As chairman of the Republican Party of Florida, he has a problem: His boss, Gov. Rick Scott, is attempting to save his political skin by embracing the very policy he entered national politics attempting to defeat: Obamacare.

So this week, Curry used a strategy memo by an obscure North Carolina group to launch a call for “civility” in politics — and to try and turn attention away from the upheaval in his own house.

The memo from a group called Blueprint NC references Florida liberal activists’ tactics over the last two years, including the Southern Project run by former Tallahassee Rep. Loranne Ausley and the media campaign to “Pink Slip Rick” run by Orlando Democratic activist Susannah Randolph.
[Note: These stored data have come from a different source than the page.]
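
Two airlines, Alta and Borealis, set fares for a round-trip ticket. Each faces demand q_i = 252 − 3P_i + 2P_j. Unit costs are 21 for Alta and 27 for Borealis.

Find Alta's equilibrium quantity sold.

Alta's profit: π = (P_{Alta} − 21)(252 − 3P_{Alta} + 2P_{Borealis}).
∂π/∂P_{Alta} = 315 − 6P_{Alta} + 2P_{Borealis} = 0 ⇒ P_{Alta} = 52.5 + (1/3)P_{Borealis}.
Similarly P_{Borealis} = 55.5 + (1/3)P_{Alta}.
Plugging P_{Borealis} into Alta's best response: P_{Alta} = 52.5 + (1/3)(55.5 + (1/3)P_{Alta}) ⇒ (8/9)P_{Alta} = 71, so P_{Alta} = 79.875.
Then P_{Borealis} = 55.5 + (1/3)·79.875 = 82.125.
q_{Alta} = 252 − 3·79.875 + 2·82.125 = 176.625.

176.625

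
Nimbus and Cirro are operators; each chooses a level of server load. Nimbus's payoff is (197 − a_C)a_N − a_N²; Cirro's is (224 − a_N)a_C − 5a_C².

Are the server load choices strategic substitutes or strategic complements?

Expanding Nimbus's payoff: 197a_N − a_Ca_N − a_N².
∂π/∂a_N = 197 − a_C − 2a_N = 0, so a_N = 98.5 − 0.5a_C.
The best-response slope da_N/da_C = −0.5 < 0: the reaction function is downward-sloping, so the choices are strategic substitutes.

strategic substitutes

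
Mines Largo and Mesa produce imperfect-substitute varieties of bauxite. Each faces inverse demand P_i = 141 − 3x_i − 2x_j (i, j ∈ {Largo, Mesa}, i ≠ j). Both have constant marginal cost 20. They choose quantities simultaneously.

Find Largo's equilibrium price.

Mine Largo's profit: π = x_{Largo}(141 − 3x_{Largo} − 2x_{Mesa}) − 20x_{Largo}.
∂π/∂x_{Largo} = 121 − 6x_{Largo} − 2x_{Mesa} = 0 ⇒ x_{Largo} = 121/6 − (1/3)x_{Mesa}.
Setting x_{Largo} = x_{Mesa} in the reaction function: x_{Largo} = 121/6 − (1/3)x_{Largo}, so x_{Largo} = (121/6) / (4/3) = 15.125.
P_{Largo} = 141 − 3·15.125 − 2·15.125 = 65.375.

65.375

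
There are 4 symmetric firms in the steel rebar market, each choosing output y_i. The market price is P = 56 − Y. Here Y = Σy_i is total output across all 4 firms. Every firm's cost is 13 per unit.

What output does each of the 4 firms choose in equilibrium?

8.6

A representative firm's profit is π_i = y_i(56 − Y) − 13y_i, with Y = y_i + Σ_{j≠i} y_j.
First-order condition: 43 − 2y_i − Σ_{j≠i} y_j = 0.
With identical firms, set every y_j = y: then 43 − 2y − 3y = 0, i.e. y = 43/5 = 8.6.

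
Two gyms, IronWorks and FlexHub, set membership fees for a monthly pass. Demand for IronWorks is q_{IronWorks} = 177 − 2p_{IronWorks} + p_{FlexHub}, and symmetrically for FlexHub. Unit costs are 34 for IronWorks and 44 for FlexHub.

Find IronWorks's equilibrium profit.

4802

IronWorks's profit: π = (p_{IronWorks} − 34)(177 − 2p_{IronWorks} + p_{FlexHub}).
∂π/∂p_{IronWorks} = 245 − 4p_{IronWorks} + p_{FlexHub} = 0 ⇒ p_{IronWorks} = 61.25 + 0.25p_{FlexHub}.
Similarly p_{FlexHub} = 66.25 + 0.25p_{IronWorks}.
Substituting the second reaction function into the first: p_{IronWorks} = 61.25 + 0.25(66.25 + 0.25p_{IronWorks}), which gives 0.9375p_{IronWorks} = 77.8125 ⇒ p_{IronWorks} = 83.
Then p_{FlexHub} = 66.25 + 0.25·83 = 87.
q_{IronWorks} = 177 − 2·83 + 87 = 98.
Profit = (83 − 34)·98 = 4802.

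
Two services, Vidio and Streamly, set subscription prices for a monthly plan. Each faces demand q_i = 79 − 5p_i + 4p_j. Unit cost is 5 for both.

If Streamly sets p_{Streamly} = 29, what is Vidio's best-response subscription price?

22

Vidio's profit: π = (p_{Vidio} − 5)(79 − 5p_{Vidio} + 4p_{Streamly}).
∂π/∂p_{Vidio} = 104 − 10p_{Vidio} + 4p_{Streamly} = 0 ⇒ p_{Vidio} = 10.4 + 0.4p_{Streamly}.
At p_{Streamly} = 29: p_{Vidio} = 10.4 + 0.4·29 = 22.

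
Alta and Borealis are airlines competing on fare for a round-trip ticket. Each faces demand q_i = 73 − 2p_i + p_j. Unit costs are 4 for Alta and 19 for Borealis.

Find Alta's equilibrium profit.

Alta's profit: π = (p_{Alta} − 4)(73 − 2p_{Alta} + p_{Borealis}).
∂π/∂p_{Alta} = 81 − 4p_{Alta} + p_{Borealis} = 0 ⇒ p_{Alta} = 20.25 + 0.25p_{Borealis}.
Similarly p_{Borealis} = 27.75 + 0.25p_{Alta}.
Solving the two reaction functions simultaneously: (1 − (0.25)(0.25))p_{Alta} = 20.25 + 0.25·27.75, so 0.9375p_{Alta} = 27.1875 and p_{Alta} = 29.
Then p_{Borealis} = 27.75 + 0.25·29 = 35.
q_{Alta} = 73 − 2·29 + 35 = 50.
Profit = (29 − 4)·50 = 1250.

1250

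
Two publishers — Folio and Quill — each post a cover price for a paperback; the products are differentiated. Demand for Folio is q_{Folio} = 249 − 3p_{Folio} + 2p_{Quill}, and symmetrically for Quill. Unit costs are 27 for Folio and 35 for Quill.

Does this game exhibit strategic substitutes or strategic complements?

Folio's profit: π = (p_{Folio} − 27)(249 − 3p_{Folio} + 2p_{Quill}).
∂π/∂p_{Folio} = 330 − 6p_{Folio} + 2p_{Quill} = 0 ⇒ p_{Folio} = 55 + (1/3)p_{Quill}.
The best-response slope dp_{Folio}/dp_{Quill} = 1/3 > 0: the reaction function is upward-sloping, so the choices are strategic complements.

strategic complements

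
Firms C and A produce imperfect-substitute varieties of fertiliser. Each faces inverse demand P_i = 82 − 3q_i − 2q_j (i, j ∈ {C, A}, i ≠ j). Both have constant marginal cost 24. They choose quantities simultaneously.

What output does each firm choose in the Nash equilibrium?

Firm C's profit: π = q_C(82 − 3q_C − 2q_A) − 24q_C.
∂π/∂q_C = 58 − 6q_C − 2q_A = 0 ⇒ q_C = 29/3 − (1/3)q_A.
By symmetry q_A = q_C; substituting into the reaction function, (4/3)q_C = 29/3 and q_C = 7.25.

7.25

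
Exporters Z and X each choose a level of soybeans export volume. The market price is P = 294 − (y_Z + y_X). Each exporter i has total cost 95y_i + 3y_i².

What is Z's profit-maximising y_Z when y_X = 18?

Exporter Z's profit: π = y_Z(294 − (y_Z + y_X)) − 95y_Z − 3y_Z².
∂π/∂y_Z = 199 − 8y_Z − y_X = 0, so y_Z = 24.875 − 0.125y_X.
At y_X = 18: y_Z = 24.875 − 0.125·18 = 22.625.

22.625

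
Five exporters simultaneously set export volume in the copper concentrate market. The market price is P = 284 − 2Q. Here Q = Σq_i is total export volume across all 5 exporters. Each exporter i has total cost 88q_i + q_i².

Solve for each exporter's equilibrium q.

14

A representative exporter's profit is π_i = q_i(284 − 2Q) − 88q_i − q_i², with Q = q_i + Σ_{j≠i} q_j.
First-order condition: 196 − 6q_i − 2Σ_{j≠i} q_j = 0.
With identical exporters, set every q_j = q: then 196 − 6q − 8q = 0, i.e. q = 196/14 = 14.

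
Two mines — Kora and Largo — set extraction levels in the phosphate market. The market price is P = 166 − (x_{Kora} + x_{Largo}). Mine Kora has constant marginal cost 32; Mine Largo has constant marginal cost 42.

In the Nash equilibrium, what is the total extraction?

Mine Kora's profit: π = x_{Kora}(166 − (x_{Kora} + x_{Largo})) − 32x_{Kora}.
∂π/∂x_{Kora} = 134 − 2x_{Kora} − x_{Largo} = 0, so x_{Kora} = 67 − 0.5x_{Largo}.
By the same steps for Largo: x_{Largo} = 62 − 0.5x_{Kora}.
Solving the two reaction functions simultaneously: (1 − (−0.5)(−0.5))x_{Kora} = 67 − 0.5·62, so 0.75x_{Kora} = 36 and x_{Kora} = 48.
Then x_{Largo} = 62 − 0.5·48 = 38.
Total extraction: 48 + 38 = 86.

86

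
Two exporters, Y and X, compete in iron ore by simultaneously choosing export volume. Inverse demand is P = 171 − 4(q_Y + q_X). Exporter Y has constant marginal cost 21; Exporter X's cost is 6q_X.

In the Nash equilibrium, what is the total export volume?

Exporter Y's profit: π = q_Y(171 − 4(q_Y + q_X)) − 21q_Y.
∂π/∂q_Y = 150 − 8q_Y − 4q_X = 0, so q_Y = 18.75 − 0.5q_X.
By the same steps for X: q_X = 20.625 − 0.5q_Y.
Substituting the second reaction function into the first: q_Y = 18.75 − 0.5(20.625 − 0.5q_Y), which gives 0.75q_Y = 8.4375 ⇒ q_Y = 11.25.
Then q_X = 20.625 − 0.5·11.25 = 15.
Total export volume: 11.25 + 15 = 26.25.

26.25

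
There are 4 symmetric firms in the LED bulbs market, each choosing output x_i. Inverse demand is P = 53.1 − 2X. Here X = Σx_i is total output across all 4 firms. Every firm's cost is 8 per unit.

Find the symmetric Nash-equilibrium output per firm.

4.51

A representative firm's profit is π_i = x_i(53.1 − 2X) − 8x_i, with X = x_i + Σ_{j≠i} x_j.
First-order condition: 45.1 − 4x_i − 2Σ_{j≠i} x_j = 0.
Imposing symmetry (x_j = x for all j) turns Σ_{j≠i} x_j into 3x, so 45.1 = 10x and x = 4.51.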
The memo’s authors suggested North Carolina Democrats should “eviscerate, mitigate, litigate, cogitate and agitate” in order to make it harder for the GOP to govern.

Poor choice of words, maybe but hardly anything new to politics.

In a letter to Florida GOP leaders that surfaced on blogs this week, Curry called the memo “as disgusting as it is alarming.”

“This Democrat scheme outlines extremely distasteful, hyper-aggressive tactics,” Curry writes, “such as hiring private investigators … pressuring elected leaders at every single public event, exploiting tensions between the governor and legislature, [and] exacerbating differences between the House and the Senate, and within Republican ranks between moderates and business-minded Republicans and their ideological base. …”

Normally, Curry’s hyperbole might go unnoticed. But Florida Republicans are entering some choppy waters.

Agriculture Commissioner Adam Putnam has challenged Scott’s support of a three-year expansion of Medicaid under Obamacare. Putnam has since gone radio silent on whether he plans to challenge Scott.